Quand je regardais les mises à jour d’ingénierie de Dusk, j’ai d’abord cru que Moonlight et Phoenix étaient deux systèmes de comptes indépendants. Jusqu’à ce que je mette le nez dans la fonction « convert » : j’ai alors compris que l’astuce de Dusk réside dans le fait que les deux modèles ne coexistent pas simplement ; ils sont interchangeables de manière atomique. @Dusk
Dans le compte Phoenix, les actifs sont des notes chiffrées. Quand on les transfère vers le compte Moonlight, le Transfer Contract traite d’abord ces notes, puis les ajoute ensuite à un solde public selon leur valeur équivalente. À l’inverse, lors d’un transfert depuis Moonlight, le Transfer Contract déduit d’abord le solde, puis génère des notes du montant correspondant et les envoie vers une adresse masquée. L’utilisateur n’a pas besoin de prouver son identité : il lui suffit de prouver qu’il est bien le propriétaire des comptes ou des adresses concernés par la conversion. Tout le processus est atomique et se fait d’un bloc, sans possibilité d’interruption dans un état intermédiaire.

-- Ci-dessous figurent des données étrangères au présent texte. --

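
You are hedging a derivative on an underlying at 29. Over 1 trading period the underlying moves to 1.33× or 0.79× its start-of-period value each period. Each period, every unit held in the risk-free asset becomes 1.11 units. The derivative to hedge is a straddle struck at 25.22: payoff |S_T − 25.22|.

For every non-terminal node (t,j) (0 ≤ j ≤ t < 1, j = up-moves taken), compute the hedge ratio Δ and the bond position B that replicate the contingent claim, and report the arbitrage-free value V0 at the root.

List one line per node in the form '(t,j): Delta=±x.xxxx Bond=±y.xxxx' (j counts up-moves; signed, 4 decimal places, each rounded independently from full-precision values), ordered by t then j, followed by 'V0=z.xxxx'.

Since d<R<u, set p* = (R−d)/(u−d) = 0.5926; price each node as the discounted p*-expectation of its children.
At expiry t=1: V(1,0)=2.3100, V(1,1)=13.3500
  t=0,j=0: stock 29.0000 → up 38.5700 (V=13.3500), down 22.9100 (V=2.3100). Price 7.9750; hedge Δ=0.7050, bond B=-12.4695.
Root portfolio cost Δ·29+B reproduces V0=7.9750.

(0,0): Delta=0.7050 Bond=-12.4695
V0=7.9750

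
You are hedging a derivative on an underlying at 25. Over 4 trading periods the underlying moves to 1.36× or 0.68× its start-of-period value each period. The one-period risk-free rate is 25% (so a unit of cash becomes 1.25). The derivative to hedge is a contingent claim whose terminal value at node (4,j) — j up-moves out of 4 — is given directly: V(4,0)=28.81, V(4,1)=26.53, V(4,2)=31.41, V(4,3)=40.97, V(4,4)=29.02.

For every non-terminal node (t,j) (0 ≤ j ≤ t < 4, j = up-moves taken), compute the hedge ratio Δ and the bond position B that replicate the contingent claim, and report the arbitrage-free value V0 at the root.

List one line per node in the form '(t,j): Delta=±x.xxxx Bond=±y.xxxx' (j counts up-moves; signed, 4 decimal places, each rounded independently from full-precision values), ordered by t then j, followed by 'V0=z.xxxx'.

(0,0): Delta=-0.1044 Bond=16.4559
(1,0): Delta=0.4419 Bond=11.2832
(1,1): Delta=-0.1571 Bond=22.3620
(2,0): Delta=0.3788 Bond=14.8333
(2,1): Delta=0.4479 Bond=13.9633
(2,2): Delta=-0.2155 Bond=30.6521
(3,0): Delta=-0.4265 Bond=24.8720
(3,1): Delta=0.4565 Bond=17.3200
(3,2): Delta=0.4471 Bond=17.4800
(3,3): Delta=-0.2794 Bond=42.3360
V0=13.8454

Since d<R<u, set p* = (R−d)/(u−d) = 0.8382; price each node as the discounted p*-expectation of its children.
Terminal values V(4,·): V(4,0)=28.8100, V(4,1)=26.5300, V(4,2)=31.4100, V(4,3)=40.9700, V(4,4)=29.0200
  t=3,j=0: stock 7.8608 → up 10.6907 (V=26.5300), down 5.3453 (V=28.8100). Price 21.5191; hedge Δ=-0.4265, bond B=24.8720.
  t=3,j=1: stock 15.7216 → up 21.3814 (V=31.4100), down 10.6907 (V=26.5300). Price 24.4965; hedge Δ=0.4565, bond B=17.3200.
  t=3,j=2: stock 31.4432 → up 42.7628 (V=40.9700), down 21.3814 (V=31.4100). Price 31.5388; hedge Δ=0.4471, bond B=17.4800.
  t=3,j=3: stock 62.8864 → up 85.5255 (V=29.0200), down 42.7628 (V=40.9700). Price 24.7625; hedge Δ=-0.2794, bond B=42.3360.
  t=2,j=0: stock 11.5600 → up 15.7216 (V=24.4965), down 7.8608 (V=21.5191). Price 19.2119; hedge Δ=0.3788, bond B=14.8333.
  t=2,j=1: stock 23.1200 → up 31.4432 (V=31.5388), down 15.7216 (V=24.4965). Price 24.3197; hedge Δ=0.4479, bond B=13.9633.
  t=2,j=2: stock 46.2400 → up 62.8864 (V=24.7625), down 31.4432 (V=31.5388). Price 20.6869; hedge Δ=-0.2155, bond B=30.6521.
  t=1,j=0: stock 17.0000 → up 23.1200 (V=24.3197), down 11.5600 (V=19.2119). Price 18.7947; hedge Δ=0.4419, bond B=11.2832.
  t=1,j=1: stock 34.0000 → up 46.2400 (V=20.6869), down 23.1200 (V=24.3197). Price 17.0197; hedge Δ=-0.1571, bond B=22.3620.
  t=0,j=0: stock 25.0000 → up 34.0000 (V=17.0197), down 17.0000 (V=18.7947). Price 13.8454; hedge Δ=-0.1044, bond B=16.4559.
Self-financing check: at every node Δ·S+B equals the discounted successor values.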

Mais lors d’une re-vérification, je me suis aperçu que j’avais parlé de ce mécanisme en le mélangeant avec la norme de valeurs mobilières XSC, et que ce n’était pas rigoureux. convert résout la conversion des jetons natifs DUSK entre ces deux modèles ; tandis que, pour les valeurs mobilières XSC, tout repose réellement sur Zedger : un modèle qui combine les capacités UTXO et compte, conçu pour gérer minutieusement les détails de conformité tels que la vérification de l’éligibilité, les transferts soumis à limites et les versements. Les deux partagent la couche de base en connaissances nulles de Phoenix, mais ce n’est pas la même logique. Je ne devais pas les assimiler.
Dusk sépare très clairement ces deux couches : le mécanisme de conversion au niveau inférieur gère la circulation des jetons, et la couche Zedger au niveau supérieur gère la conformité des titres. C’est aussi pour cela que, plus je regarde, plus je pense que Dusk ne fait pas simplement une chaîne axée sur la confidentialité.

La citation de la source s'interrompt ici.